Fred froze, his eyes wide in disbelief and horror. The sneeze was the most disastrous, self-sabotaging sound they could have made. It wasn't just a sound; it was an exact GPS location.

"The little devil!" Filch roared from the stairwell above, his voice energized by the undeniable proof of their proximity. "I've got you now! You won't escape my grasp!"

Mrs. Norris emitted a sound halfway between a hiss and a triumphant purr, immediately changing direction and scrabbling toward the source of the noise.

"Brilliant, George! Utterly brilliant timing!" Fred whispered, a frantic, desperate edge to his voice.

George, pale and weak, managed to grab his twin's arm. "What… what do we do? We're cornered!"

Fred, recovering his composure by sheer force of will, pulled the Map out, his mind now operating in pure survival mode. "We do exactly what we practiced, only faster, much faster. He's predictable. We are not. This is no longer an exploration; this is a high-speed strategy session."

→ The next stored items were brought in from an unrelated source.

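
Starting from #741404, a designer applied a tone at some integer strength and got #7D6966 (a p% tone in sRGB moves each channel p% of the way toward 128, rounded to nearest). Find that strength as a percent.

79%

#741404 is rgb(116, 20, 4); #7D6966 is rgb(125, 105, 102).
On the B channel (widest range): 102 ≈ 4 + (p/100)(128 − 4), so p ≈ 100×(102 − 4)/(128 − 4) = 9800/124 = 79.03.
p = 79 reproduces all three channels after rounding.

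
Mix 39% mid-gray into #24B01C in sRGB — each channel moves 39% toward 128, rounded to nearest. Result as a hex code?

#489D43

#24B01C is rgb(36, 176, 28).
A 39% tone moves each channel 39% toward 128:
  R: 36 + 0.39×(128−36) = 36 + 35.88 = 71.88 → 72
  G: 176 + 0.39×(128−176) = 176 − 18.72 = 157.28 → 157
  B: 28 + 39 = 67 → 67
rgb(72, 157, 67) = #489D43.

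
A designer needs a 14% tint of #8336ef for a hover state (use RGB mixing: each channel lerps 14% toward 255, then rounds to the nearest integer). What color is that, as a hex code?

#8336ef is rgb(131, 54, 239).
Per channel, c → c + 0.14(255 − c):
  R: 131 + 0.14×(255−131) = 131 + 17.36 = 148.36 → 148
  G: 54 + 28.14 = 82.14 → 82
  B: 239 + 0.14×(255−239) = 239 + 2.24 = 241.24 → 241
rgb(148, 82, 241) = #9452f1.

#9452f1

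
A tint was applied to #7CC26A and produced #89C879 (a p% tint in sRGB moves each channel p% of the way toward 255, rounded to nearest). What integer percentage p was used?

10%

#7CC26A is rgb(124, 194, 106); #89C879 is rgb(137, 200, 121).
On the B channel (widest range): 121 ≈ 106 + (p/100)(255 − 106), so p ≈ 100×(121 − 106)/(255 − 106) = 1500/149 = 10.07.
p = 10 reproduces all three channels after rounding.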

He pointed a shaky finger at a narrow, rarely used corridor marked on the map. "Fifth floor. Down the stairs. Take the shortcut behind the tapestry of the dancing trolls. It leads to the third-floor portrait corridor. We lose him there! Come on!"

The game of cat-and-mouse was officially on, but the mice were now hacking, terrified, and their every move was broadcast to their pursuer's malevolent eyes.